Bu noktada Birleşik Arap Emirlikleri’nin Türkiye ile ilişkilerde mevcut politikalarını gözden geçirmesi hayati bir gereklilik halini almıştır. Ankara’nın dış politikada yeni bir stratejiyi hayata geçirerek ofansif bir yaklaşım içerisinde olması ve bu politika sonucunda Suriye, Doğu Akdeniz ve Libya’da ciddi kazanımlar elde etmesi BAE ve beraberindeki ittifakın Türkiye karşısında çaresiz kalacağını göstermektedir. Öyle ki bu ittifaka destek veren İsrail dahi Türkiye ile yakınlaşma çabalarını yoğunlaştırmıştır. Geçen yıllara rağmen Mısır’daki Sisi rejiminin halen ciddi kırılganlıklar barındırması, BAE ve Suudi Arabistan’ın Yemen’de milyarlarca dolara mal olan başarısız bir savaş yürütmesi ve Afrika Boynuzu’ndan Kuzey Afrika’ya yürüttükleri girişimlerde hedeflerine ulaşamamaları, bu ülkeleri Türkiye’nin bölgesel tahakkümünü kabul etmeye mecbur bırakacaktır.
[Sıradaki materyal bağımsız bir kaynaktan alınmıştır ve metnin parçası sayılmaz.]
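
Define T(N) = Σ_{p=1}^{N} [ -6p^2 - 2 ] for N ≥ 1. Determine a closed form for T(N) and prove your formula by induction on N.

T(N) = -N(2N^2 + 3N + 3)

We claim T(N) = -N(2N^2 + 3N + 3) for all N ≥ 1.
For the base case N = 1: T(1) = -8, and the closed form gives -8. They agree.
Inductive step: assume the claim holds for N = p, so T(p) = p(-2p^2 - 3p - 3).
Then T(p+1) = T(p) + (-6(p + 1)^2 - 2) = (p(-2p^2 - 3p - 3)) + (-6(p + 1)^2 - 2).
Simplifying, T(p+1) = -(p + 1)(2p^2 + 7p + 8) = -(p+1)(2(p+1)^2 + 3(p+1) + 3),
which is the closed form with N = p+1.
By induction, the statement is established for all N ≥ 1.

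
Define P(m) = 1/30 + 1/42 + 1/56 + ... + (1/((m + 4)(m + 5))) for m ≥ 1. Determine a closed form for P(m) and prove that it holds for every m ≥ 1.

P(m) = m/(5(m + 5))

We claim P(m) = m/(5(m + 5)) for all m ≥ 1.
When m = 1: P(1) = 1/30, and the closed form gives 1/30. They agree.
Inductive step: suppose the statement holds for some i ≥ 1, so P(i) = i/(5(i + 5)).
Then P(i+1) = P(i) + (1/((i + 5)(i + 6))) = (i/(5(i + 5))) + (1/((i + 5)(i + 6))).
Simplifying, P(i+1) = (i + 1)/(5(i + 6)) = (i+1)/(5((i+1) + 5)),
which is the closed form with m = i+1.
By the principle of mathematical induction, the result holds for all m ≥ 1.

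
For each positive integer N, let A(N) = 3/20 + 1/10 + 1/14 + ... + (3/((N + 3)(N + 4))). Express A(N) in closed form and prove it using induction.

We claim A(N) = 3N/(4(N + 4)) for all N ≥ 1.
For the base case N = 1: A(1) = 3/20, and the closed form gives 3/20. They agree.
Inductive step: assume the claim holds for N = r, so A(r) = 3r/(4(r + 4)).
Then A(r+1) = A(r) + (3/((r + 4)(r + 5))) = (3r/(4(r + 4))) + (3/((r + 4)(r + 5))).
Simplifying, A(r+1) = 3(r + 1)/(4(r + 5)) = 3(r+1)/(4((r+1) + 4)),
which is the closed form with N = r+1.
Hence, by induction on N, the claim holds for every N ≥ 1.

A(N) = 3N/(4(N + 4))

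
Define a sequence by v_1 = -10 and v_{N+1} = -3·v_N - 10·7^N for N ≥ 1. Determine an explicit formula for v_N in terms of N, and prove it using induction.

Computing the first terms: v_1 = -10, v_2 = -40, v_3 = -370. This suggests v_N = (-3)^N - 7^N.
Base case (N = 1): the formula gives -10 = -10 = v_1.
Inductive step: suppose the statement holds for some p ≥ 1, so v_p = (-3)^p - 7^p.
Then v_{p+1} = -3·v_p - 10·7^p = -3·((-3)^p - 7^p) - 10·7^p = (-3)^(p + 1) - 7^(p + 1),
which is the claimed formula at N = p+1.
Hence, by induction on N, the claim holds for every N ≥ 1.

v_N = (-3)^N - 7^N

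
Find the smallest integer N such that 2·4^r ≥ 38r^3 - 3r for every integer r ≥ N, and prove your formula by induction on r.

N = 6

At r = 5: 2048 < 4735, so the inequality fails and N ≥ 6. We prove 2·4^r ≥ 38r^3 - 3r for all r ≥ 6.
Base step (r = 6): 2·4^r = 8192 and 38r^3 - 3r = 8190, so 8192 ≥ 8190.
Inductive step: suppose the statement holds for some i ≥ 6, so 2·4^i ≥ 38i^3 - 3i.
Then 2·4^(i + 1) = 4·(2·4^i) ≥ 4·(38i^3 - 3i).
Also, for i ≥ 6 we have 4·(38i^3 - 3i) ≥ 38(i+1)^3 - 3(i+1), since 4·(38i^3 - 3i) − (38(i+1)^3 - 3(i+1)) = 114i^3 - 114i^2 - 123i - 35, which is nonnegative for all i ≥ 6.
Combining, 2·4^(i + 1) ≥ 38(i+1)^3 - 3(i+1).
By the principle of mathematical induction, the result holds for all r ≥ 6.
Hence the smallest such N is 6.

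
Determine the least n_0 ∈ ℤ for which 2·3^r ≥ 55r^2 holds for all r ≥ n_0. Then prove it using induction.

n_0 = 7

At r = 6: 1458 < 1980, so the inequality fails and n_0 ≥ 7. We prove 2·3^r ≥ 55r^2 for all r ≥ 7.
For the base case r = 7: 2·3^r = 4374 and 55r^2 = 2695, so 4374 ≥ 2695.
Inductive step: suppose the statement holds for some i ≥ 7, so 2·3^i ≥ 55i^2.
Then 2·3^(i + 1) = 3·(2·3^i) ≥ 3·(55i^2).
Also, for i ≥ 7 we have 3·(55i^2) ≥ 55(i+1)^2, since 3 ≥ (1 + 1/i)^2 for all i ≥ 7.
Combining, 2·3^(i + 1) ≥ 55(i+1)^2.
By the principle of mathematical induction, the result holds for all r ≥ 7.
Hence the smallest such n_0 is 7.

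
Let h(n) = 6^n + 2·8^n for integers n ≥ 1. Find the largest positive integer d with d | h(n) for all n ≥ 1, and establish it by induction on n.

d = 2

Computing the first values: h(1) = 22 and h(2) = 164; gcd(22, 164) = 2, so d ≤ 2.
We prove 2 | 6^n + 2·8^n for all n ≥ 1 by induction on n.
Base step (n = 1): h(1) = 22 = 2·(11), so 2 | h(1).
Inductive step: assume the claim holds for n = m, i.e. 2 | h(m). Then
h(m+1) − 8·h(m) = (6^(m+1) + 2·8^(m+1)) − 8·(6^m + 2·8^m) = (1)·6^m·(6 − 8) = (-2)·6^m. Since 2 | h(m) by the inductive hypothesis, 2 | 8·h(m); and 2 | -2 since -2 = 2·-1. Therefore 2 | h(m+1).
Hence, by induction on n, the claim holds for every n ≥ 1.
Therefore the largest such d is 2.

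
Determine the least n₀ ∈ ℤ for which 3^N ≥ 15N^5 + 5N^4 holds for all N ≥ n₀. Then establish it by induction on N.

n₀ = 15

At N = 14: 4782969 < 8259440, so the inequality fails and n₀ ≥ 15. We prove 3^N ≥ 15N^5 + 5N^4 for all N ≥ 15.
For the base case N = 15: 3^N = 14348907 and 15N^5 + 5N^4 = 11643750, so 14348907 ≥ 11643750.
Suppose the result is true for N = k, so 3^k ≥ 15k^5 + 5k^4.
Then 3^(k + 1) = 3·(3^k) ≥ 3·(15k^5 + 5k^4).
Also, for k ≥ 15 we have 3·(15k^5 + 5k^4) ≥ 15(k+1)^5 + 5(k+1)^4, since 3·(15k^5 + 5k^4) − (15(k+1)^5 + 5(k+1)^4) = 30k^5 - 65k^4 - 170k^3 - 180k^2 - 95k - 20, which is nonnegative for all k ≥ 15.
Combining, 3^(k + 1) ≥ 15(k+1)^5 + 5(k+1)^4.
By the principle of mathematical induction, the result holds for all N ≥ 15.
Hence the smallest such n₀ is 15.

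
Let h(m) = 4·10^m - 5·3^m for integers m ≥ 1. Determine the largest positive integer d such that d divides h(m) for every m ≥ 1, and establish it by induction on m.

Computing the first values: h(1) = 25 and h(2) = 355; gcd(25, 355) = 5, so d ≤ 5.
We prove 5 | 4·10^m - 5·3^m for all m ≥ 1 by induction on m.
When m = 1: h(1) = 25 = 5·(5), so 5 | h(1).
Inductive step: assume the claim holds for m = j, i.e. 5 | h(j). Then
h(j+1) − 10·h(j) = (4·10^(j+1) - 5·3^(j+1)) − 10·(4·10^j - 5·3^j) = (-5)·3^j·(3 − 10) = (35)·3^j. Since 5 | h(j) by the inductive hypothesis, 5 | 10·h(j); and 5 | 35 since 35 = 5·7. Therefore 5 | h(j+1).
By the principle of mathematical induction, the result holds for all m ≥ 1.
Therefore the largest such d is 5.

d = 5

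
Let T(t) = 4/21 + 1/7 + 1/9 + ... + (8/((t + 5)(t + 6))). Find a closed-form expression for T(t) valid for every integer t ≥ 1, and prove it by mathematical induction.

We claim T(t) = 4t/(3(t + 6)) for all t ≥ 1.
For the base case t = 1: T(1) = 4/21, and the closed form gives 4/21. They agree.
Inductive step: assume the claim holds for t = r, so T(r) = 4r/(3(r + 6)).
Then T(r+1) = T(r) + (8/((r + 6)(r + 7))) = (4r/(3(r + 6))) + (8/((r + 6)(r + 7))).
Simplifying, T(r+1) = 4(r + 1)/(3(r + 7)) = 4(r+1)/(3((r+1) + 6)),
which is the closed form with t = r+1.
By induction, the statement is established for all t ≥ 1.

T(t) = 4t/(3(t + 6))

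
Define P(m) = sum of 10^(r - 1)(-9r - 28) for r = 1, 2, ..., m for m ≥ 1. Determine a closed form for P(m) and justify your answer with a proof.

P(m) = -10^m(m + 3) + 3

We claim P(m) = -10^m(m + 3) + 3 for all m ≥ 1.
Base case (m = 1): P(1) = -37, and the closed form gives -37. They agree.
Inductive step: assume the claim holds for m = r, so P(r) = -10^r(r + 3) + 3.
Then P(r+1) = P(r) + (10^r(-9r - 37)) = (-10^r(r + 3) + 3) + (10^r(-9r - 37)).
Simplifying, P(r+1) = -10·10^r·r - 40·10^r + 3 = -10^(r+1)((r+1) + 3) + 3,
which is the closed form with m = r+1.
This completes the induction.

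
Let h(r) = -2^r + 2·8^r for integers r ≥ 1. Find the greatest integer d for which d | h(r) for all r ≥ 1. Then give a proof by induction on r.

Computing the first values: h(1) = 14 and h(2) = 124; gcd(14, 124) = 2, so d ≤ 2.
We prove 2 | -2^r + 2·8^r for all r ≥ 1 by induction on r.
Base step (r = 1): h(1) = 14 = 2·(7), so 2 | h(1).
Suppose the result is true for r = m, i.e. 2 | h(m). Then
h(m+1) − 8·h(m) = (-2^(m+1) + 2·8^(m+1)) − 8·(-2^m + 2·8^m) = (-1)·2^m·(2 − 8) = (6)·2^m. Since 2 | h(m) by the inductive hypothesis, 2 | 8·h(m); and 2 | 6 since 6 = 2·3. Therefore 2 | h(m+1).
Hence, by induction on r, the claim holds for every r ≥ 1.
Therefore the largest such d is 2.

d = 2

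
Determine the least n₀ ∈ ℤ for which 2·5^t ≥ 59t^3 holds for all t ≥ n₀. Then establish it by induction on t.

At t = 5: 6250 < 7375, so the inequality fails and n₀ ≥ 6. We prove 2·5^t ≥ 59t^3 for all t ≥ 6.
Base step (t = 6): 2·5^t = 31250 and 59t^3 = 12744, so 31250 ≥ 12744.
For the inductive step, assume it holds for an arbitrary m ≥ 6, so 2·5^m ≥ 59m^3.
Then 2·5^(m + 1) = 5·(2·5^m) ≥ 5·(59m^3).
Also, for m ≥ 6 we have 5·(59m^3) ≥ 59(m+1)^3, since 5 ≥ (1 + 1/m)^3 for all m ≥ 6.
Combining, 2·5^(m + 1) ≥ 59(m+1)^3.
By induction, the statement is established for all t ≥ 6.
Hence the smallest such n₀ is 6.

n₀ = 6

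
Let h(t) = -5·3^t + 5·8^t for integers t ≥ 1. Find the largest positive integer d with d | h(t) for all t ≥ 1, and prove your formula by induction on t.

Computing the first values: h(1) = 25 and h(2) = 275; gcd(25, 275) = 25, so d ≤ 25.
We prove 25 | -5·3^t + 5·8^t for all t ≥ 1 by induction on t.
Base step (t = 1): h(1) = 25 = 25·(1), so 25 | h(1).
Inductive step: assume the claim holds for t = i, i.e. 25 | h(i). Then
h(i+1) − 8·h(i) = (-5·3^(i+1) + 5·8^(i+1)) − 8·(-5·3^i + 5·8^i) = (-5)·3^i·(3 − 8) = (25)·3^i. Since 25 | h(i) by the inductive hypothesis, 25 | 8·h(i); and 25 | 25 since 25 = 25·1. Therefore 25 | h(i+1).
By the principle of mathematical induction, the result holds for all t ≥ 1.
Therefore the largest such d is 25.

d = 25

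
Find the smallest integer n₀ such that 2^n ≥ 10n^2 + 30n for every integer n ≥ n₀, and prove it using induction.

At n = 10: 1024 < 1300, so the inequality fails and n₀ ≥ 11. We prove 2^n ≥ 10n^2 + 30n for all n ≥ 11.
Base step (n = 11): 2^n = 2048 and 10n^2 + 30n = 1540, so 2048 ≥ 1540.
Inductive step: suppose the statement holds for some j ≥ 11, so 2^j ≥ 10j^2 + 30j.
Then 2^(j + 1) = 2·(2^j) ≥ 2·(10j^2 + 30j).
Also, for j ≥ 11 we have 2·(10j^2 + 30j) ≥ 10(j+1)^2 + 30(j+1), since 2·(10j^2 + 30j) − (10(j+1)^2 + 30(j+1)) = 10j^2 + 10j - 40, which is nonnegative for all j ≥ 11.
Combining, 2^(j + 1) ≥ 10(j+1)^2 + 30(j+1).
By induction, the statement is established for all n ≥ 11.
Hence the smallest such n₀ is 11.

n₀ = 11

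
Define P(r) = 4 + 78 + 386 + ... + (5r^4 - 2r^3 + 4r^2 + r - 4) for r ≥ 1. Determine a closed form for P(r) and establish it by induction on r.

We claim P(r) = r(r^4 + 2r^3 + 2r^2 + 2r - 3) for all r ≥ 1.
For the base case r = 1: P(1) = 4, and the closed form gives 4. They agree.
For the inductive step, assume it holds for an arbitrary m ≥ 1, so P(m) = m(m^4 + 2m^3 + 2m^2 + 2m - 3).
Then P(m+1) = P(m) + (5m^4 + 18m^3 + 28m^2 + 23m + 4) = (m(m^4 + 2m^3 + 2m^2 + 2m - 3)) + (5m^4 + 18m^3 + 28m^2 + 23m + 4).
Simplifying, P(m+1) = (m + 1)(m^4 + 6m^3 + 14m^2 + 16m + 4) = (m+1)((m+1)^4 + 2(m+1)^3 + 2(m+1)^2 + 2(m+1) - 3),
which is the closed form with r = m+1.
By the principle of mathematical induction, the result holds for all r ≥ 1.

P(r) = r(r^4 + 2r^3 + 2r^2 + 2r - 3)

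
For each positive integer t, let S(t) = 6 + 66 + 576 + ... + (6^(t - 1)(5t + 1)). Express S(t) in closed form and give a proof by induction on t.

S(t) = 6^t·t

We claim S(t) = 6^t·t for all t ≥ 1.
For the base case t = 1: S(1) = 6, and the closed form gives 6. They agree.
Inductive step: assume the claim holds for t = m, so S(m) = 6^m·m.
Then S(m+1) = S(m) + (6^m(5m + 6)) = (6^m·m) + (6^m(5m + 6)).
Simplifying, S(m+1) = 6^(m + 1)(m + 1) = 6^(m+1)·(m+1),
which is the closed form with t = m+1.
By the principle of mathematical induction, the result holds for all t ≥ 1.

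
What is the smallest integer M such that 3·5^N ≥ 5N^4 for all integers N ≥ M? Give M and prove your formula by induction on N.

At N = 3: 375 < 405, so the inequality fails and M ≥ 4. We prove 3·5^N ≥ 5N^4 for all N ≥ 4.
Base step (N = 4): 3·5^N = 1875 and 5N^4 = 1280, so 1875 ≥ 1280.
Suppose the result is true for N = i, so 3·5^i ≥ 5i^4.
Then 3·5^(i + 1) = 5·(3·5^i) ≥ 5·(5i^4).
Also, for i ≥ 4 we have 5·(5i^4) ≥ 5(i+1)^4, since 5 ≥ (1 + 1/i)^4 for all i ≥ 4.
Combining, 3·5^(i + 1) ≥ 5(i+1)^4.
By induction, the statement is established for all N ≥ 4.
Hence the smallest such M is 4.

M = 4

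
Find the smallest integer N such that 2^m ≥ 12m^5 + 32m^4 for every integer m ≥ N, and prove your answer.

At m = 27: 134217728 < 189192996, so the inequality fails and N ≥ 28. We prove 2^m ≥ 12m^5 + 32m^4 for all m ≥ 28.
Base case (m = 28): 2^m = 268435456 and 12m^5 + 32m^4 = 226193408, so 268435456 ≥ 226193408.
Inductive step: assume the claim holds for m = r, so 2^r ≥ 12r^5 + 32r^4.
Then 2^(r + 1) = 2·(2^r) ≥ 2·(12r^5 + 32r^4).
Also, for r ≥ 28 we have 2·(12r^5 + 32r^4) ≥ 12(r+1)^5 + 32(r+1)^4, since 2·(12r^5 + 32r^4) − (12(r+1)^5 + 32(r+1)^4) = 12r^5 - 28r^4 - 248r^3 - 312r^2 - 188r - 44, which is nonnegative for all r ≥ 28.
Combining, 2^(r + 1) ≥ 12(r+1)^5 + 32(r+1)^4.
By induction, the statement is established for all m ≥ 28.
Hence the smallest such N is 28.

N = 28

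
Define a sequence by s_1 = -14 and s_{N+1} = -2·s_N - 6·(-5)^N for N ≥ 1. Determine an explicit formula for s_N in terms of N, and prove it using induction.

s_N = -(-2)^(N + 1) + 2(-5)^N

Computing the first terms: s_1 = -14, s_2 = 58, s_3 = -266. This suggests s_N = -(-2)^(N + 1) + 2(-5)^N.
For the base case N = 1: the formula gives -14 = -14 = s_1.
Inductive step: assume the claim holds for N = m, so s_m = -(-2)^(m + 1) + 2(-5)^m.
Then s_{m+1} = -2·s_m - 6·(-5)^m = -2·(-(-2)^(m + 1) + 2(-5)^m) - 6·(-5)^m = -(-2)^(m + 2) + 2(-5)^(m + 1) = -(-2)^((m+1) + 1) + 2(-5)^(m+1),
which is the claimed formula at N = m+1.
Hence, by induction on N, the claim holds for every N ≥ 1.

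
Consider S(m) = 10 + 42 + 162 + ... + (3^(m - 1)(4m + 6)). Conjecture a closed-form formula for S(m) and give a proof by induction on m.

We claim S(m) = 2·3^m(m + 1) - 2 for all m ≥ 1.
For the base case m = 1: S(1) = 10, and the closed form gives 10. They agree.
For the inductive step, assume it holds for an arbitrary r ≥ 1, so S(r) = 2·3^r(r + 1) - 2.
Then S(r+1) = S(r) + (3^r(4r + 10)) = (2·3^r(r + 1) - 2) + (3^r(4r + 10)).
Simplifying, S(r+1) = 6·3^r·r + 12·3^r - 2 = 2·3^(r+1)((r+1) + 1) - 2,
which is the closed form with m = r+1.
By the principle of mathematical induction, the result holds for all m ≥ 1.

S(m) = 2·3^m(m + 1) - 2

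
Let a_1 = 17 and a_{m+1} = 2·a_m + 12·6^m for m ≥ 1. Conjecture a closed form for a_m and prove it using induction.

a_m = -2^(m - 1) + 3·6^m

Computing the first terms: a_1 = 17, a_2 = 106, a_3 = 644. This suggests a_m = -2^(m - 1) + 3·6^m.
When m = 1: the formula gives 17 = 17 = a_1.
For the inductive step, assume it holds for an arbitrary r ≥ 1, so a_r = -2^(r - 1) + 3·6^r.
Then a_{r+1} = 2·a_r + 12·6^r = 2·(-2^(r - 1) + 3·6^r) + 12·6^r = -2^r + 3·6^(r + 1) = -2^((r+1) - 1) + 3·6^(r+1),
which is the claimed formula at m = r+1.
This completes the induction.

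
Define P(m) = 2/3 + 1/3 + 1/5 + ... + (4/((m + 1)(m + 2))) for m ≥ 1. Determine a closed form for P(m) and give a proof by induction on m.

P(m) = 2m/(m + 2)

We claim P(m) = 2m/(m + 2) for all m ≥ 1.
When m = 1: P(1) = 2/3, and the closed form gives 2/3. They agree.
For the inductive step, assume it holds for an arbitrary i ≥ 1, so P(i) = 2i/(i + 2).
Then P(i+1) = P(i) + (4/((i + 2)(i + 3))) = (2i/(i + 2)) + (4/((i + 2)(i + 3))).
Simplifying, P(i+1) = 2(i + 1)/(i + 3) = 2(i+1)/((i+1) + 2),
which is the closed form with m = i+1.
By the principle of mathematical induction, the result holds for all m ≥ 1.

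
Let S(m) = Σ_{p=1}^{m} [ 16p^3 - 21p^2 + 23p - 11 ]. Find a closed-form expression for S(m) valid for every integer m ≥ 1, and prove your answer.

We claim S(m) = m(4m^3 + m^2 + 5m - 3) for all m ≥ 1.
Base step (m = 1): S(1) = 7, and the closed form gives 7. They agree.
Inductive step: suppose the statement holds for some p ≥ 1, so S(p) = p(4p^3 + p^2 + 5p - 3).
Then S(p+1) = S(p) + (16p^3 + 27p^2 + 29p + 7) = (p(4p^3 + p^2 + 5p - 3)) + (16p^3 + 27p^2 + 29p + 7).
Simplifying, S(p+1) = (p + 1)(4p^3 + 13p^2 + 19p + 7) = (p+1)(4(p+1)^3 + (p+1)^2 + 5(p+1) - 3),
which is the closed form with m = p+1.
This completes the induction.

S(m) = m(4m^3 + m^2 + 5m - 3)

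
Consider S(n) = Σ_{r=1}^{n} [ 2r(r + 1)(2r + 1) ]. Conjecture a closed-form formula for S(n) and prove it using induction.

S(n) = n(n + 1)^2·(n + 2)

We claim S(n) = n(n + 1)^2·(n + 2) for all n ≥ 1.
When n = 1: S(1) = 12, and the closed form gives 12. They agree.
For the inductive step, assume it holds for an arbitrary r ≥ 1, so S(r) = r(r^3 + 4r^2 + 5r + 2).
Then S(r+1) = S(r) + (2(r + 1)(r + 2)(2r + 3)) = (r(r^3 + 4r^2 + 5r + 2)) + (2(r + 1)(r + 2)(2r + 3)).
Simplifying, S(r+1) = (r + 1)(r + 2)^2·(r + 3) = (r+1)((r+1) + 1)^2·((r+1) + 2),
which is the closed form with n = r+1.
By induction, the statement is established for all n ≥ 1.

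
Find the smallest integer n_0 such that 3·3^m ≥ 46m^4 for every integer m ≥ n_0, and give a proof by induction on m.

At m = 11: 531441 < 673486, so the inequality fails and n_0 ≥ 12. We prove 3·3^m ≥ 46m^4 for all m ≥ 12.
For the base case m = 12: 3·3^m = 1594323 and 46m^4 = 953856, so 1594323 ≥ 953856.
Inductive step: suppose the statement holds for some p ≥ 12, so 3·3^p ≥ 46p^4.
Then 3·3^(p + 1) = 3·(3·3^p) ≥ 3·(46p^4).
Also, for p ≥ 12 we have 3·(46p^4) ≥ 46(p+1)^4, since 3 ≥ (1 + 1/p)^4 for all p ≥ 12.
Combining, 3·3^(p + 1) ≥ 46(p+1)^4.
Hence, by induction on m, the claim holds for every m ≥ 12.
Hence the smallest such n_0 is 12.

n_0 = 12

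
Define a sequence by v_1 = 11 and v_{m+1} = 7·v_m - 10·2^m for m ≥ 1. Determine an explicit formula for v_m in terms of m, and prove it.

v_m = 2^(m + 1) + 7^m

Computing the first terms: v_1 = 11, v_2 = 57, v_3 = 359. This suggests v_m = 2^(m + 1) + 7^m.
Base step (m = 1): the formula gives 11 = 11 = v_1.
Suppose the result is true for m = i, so v_i = 2^(i + 1) + 7^i.
Then v_{i+1} = 7·v_i - 10·2^i = 7·(2^(i + 1) + 7^i) - 10·2^i = 2^(i + 2) + 7^(i + 1) = 2^((i+1) + 1) + 7^(i+1),
which is the claimed formula at m = i+1.
By the principle of mathematical induction, the result holds for all m ≥ 1.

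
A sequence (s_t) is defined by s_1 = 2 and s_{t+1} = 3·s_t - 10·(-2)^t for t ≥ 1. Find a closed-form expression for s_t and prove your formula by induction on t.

s_t = -(-2)^(t + 1) + 2·3^t

Computing the first terms: s_1 = 2, s_2 = 26, s_3 = 38. This suggests s_t = -(-2)^(t + 1) + 2·3^t.
For the base case t = 1: the formula gives 2 = 2 = s_1.
Inductive step: suppose the statement holds for some i ≥ 1, so s_i = -(-2)^(i + 1) + 2·3^i.
Then s_{i+1} = 3·s_i - 10·(-2)^i = 3·(-(-2)^(i + 1) + 2·3^i) - 10·(-2)^i = -(-2)^(i + 2) + 2·3^(i + 1) = -(-2)^((i+1) + 1) + 2·3^(i+1),
which is the claimed formula at t = i+1.
This completes the induction.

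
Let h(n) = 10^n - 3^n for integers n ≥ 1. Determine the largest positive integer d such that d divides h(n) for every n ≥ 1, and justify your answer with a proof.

d = 7

Computing the first values: h(1) = 7 and h(2) = 91; gcd(7, 91) = 7, so d ≤ 7.
We prove 7 | 10^n - 3^n for all n ≥ 1 by induction on n.
When n = 1: h(1) = 7 = 7·(1), so 7 | h(1).
For the inductive step, assume it holds for an arbitrary j ≥ 1, i.e. 7 | h(j). Then
10^{j+1} − 3^{j+1} = 10·10^j − 3·3^j = 10·(10^j − 3^j) + (7)·3^j. The first term is divisible by 7 by the inductive hypothesis, and the second term (7)·3^j is divisible by 7 since 7 | 7. Hence 7 | h(j+1).
By the principle of mathematical induction, the result holds for all n ≥ 1.
Therefore the largest such d is 7.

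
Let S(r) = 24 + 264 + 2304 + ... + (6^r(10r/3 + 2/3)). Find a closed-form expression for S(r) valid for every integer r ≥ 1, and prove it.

We claim S(r) = 4·6^r·r for all r ≥ 1.
For the base case r = 1: S(1) = 24, and the closed form gives 24. They agree.
For the inductive step, assume it holds for an arbitrary j ≥ 1, so S(j) = 4·6^j·j.
Then S(j+1) = S(j) + (6^j(20j + 24)) = (4·6^j·j) + (6^j(20j + 24)).
Simplifying, S(j+1) = 24·6^j(j + 1) = 4·6^(j+1)·(j+1),
which is the closed form with r = j+1.
By the principle of mathematical induction, the result holds for all r ≥ 1.

S(r) = 4·6^r·r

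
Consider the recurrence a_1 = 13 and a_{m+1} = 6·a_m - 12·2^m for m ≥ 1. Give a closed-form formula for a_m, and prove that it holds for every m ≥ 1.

Computing the first terms: a_1 = 13, a_2 = 54, a_3 = 276. This suggests a_m = 3·2^m + 7·6^(m - 1).
Base case (m = 1): the formula gives 13 = 13 = a_1.
Suppose the result is true for m = k, so a_k = 3·2^k + 7·6^(k - 1).
Then a_{k+1} = 6·a_k - 12·2^k = 6·(3·2^k + 7·6^(k - 1)) - 12·2^k = 3·2^(k + 1) + 7·6^k = 3·2^(k+1) + 7·6^((k+1) - 1),
which is the claimed formula at m = k+1.
Hence, by induction on m, the claim holds for every m ≥ 1.

a_m = 3·2^m + 7·6^(m - 1)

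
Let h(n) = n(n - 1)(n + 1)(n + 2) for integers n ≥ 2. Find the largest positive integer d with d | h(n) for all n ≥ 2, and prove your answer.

d = 24

Computing the first values: h(2) = 24 and h(3) = 120; gcd(24, 120) = 24, so d ≤ 24.
We prove 24 | n(n - 1)(n + 1)(n + 2) for all n ≥ 2 by induction on n.
For the base case n = 2: h(2) = 24 = 24·(1), so 24 | h(2).
Inductive step: suppose the statement holds for some i ≥ 2, i.e. 24 | h(i). Then
h(i+1) − h(i) = i·(i+1)·(i+2)·(i+3) − (i-1)·i·(i+1)·(i+2) = i·(i+1)·(i+2)·[(i+3) − (i-1)] = 4·i·(i+1)·(i+2). The product of 3 consecutive integers is divisible by (3)! = 6, so h(i+1) − h(i) is divisible by 4·6 = 24. By the inductive hypothesis 24 | h(i), hence 24 | h(i+1).
By induction, the statement is established for all n ≥ 2.
Therefore the largest such d is 24.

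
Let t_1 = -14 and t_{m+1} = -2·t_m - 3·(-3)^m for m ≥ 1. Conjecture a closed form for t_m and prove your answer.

t_m = -5(-2)^(m - 1) - (-3)^(m + 1)

Computing the first terms: t_1 = -14, t_2 = 37, t_3 = -101. This suggests t_m = -5(-2)^(m - 1) - (-3)^(m + 1).
For the base case m = 1: the formula gives -14 = -14 = t_1.
Inductive step: suppose the statement holds for some j ≥ 1, so t_j = -5(-2)^(j - 1) - (-3)^(j + 1).
Then t_{j+1} = -2·t_j - 3·(-3)^j = -2·(-5(-2)^(j - 1) - (-3)^(j + 1)) - 3·(-3)^j = -5(-2)^j - (-3)^(j + 2) = -5(-2)^((j+1) - 1) - (-3)^((j+1) + 1),
which is the claimed formula at m = j+1.
By induction, the statement is established for all m ≥ 1.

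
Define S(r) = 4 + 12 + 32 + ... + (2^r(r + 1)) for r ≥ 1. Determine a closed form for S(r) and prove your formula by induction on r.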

Yüzyıllara dayanan ortak tarihi geçmiş ve kültürel benzerliklere sahip olduğu Körfez ülkeleri ile dostane ve yapıcı ilişkiler geliştirmek isteyen Türkiye’nin bu yaklaşımı bölge ülkeleri için ciddi bir fırsattır. Güvenlik tehditleriyle başarılı bir şekilde mücadele etmek ve küresel aktörlerin yanıltıcı yönlendirmelerinin kendilerini sürükleyeceği uçurumlara düşmemek, Körfez’deki yönetimlerin Türkiye’nin sunduğu bu fırsatı değerlendirmelerine bağlıdır.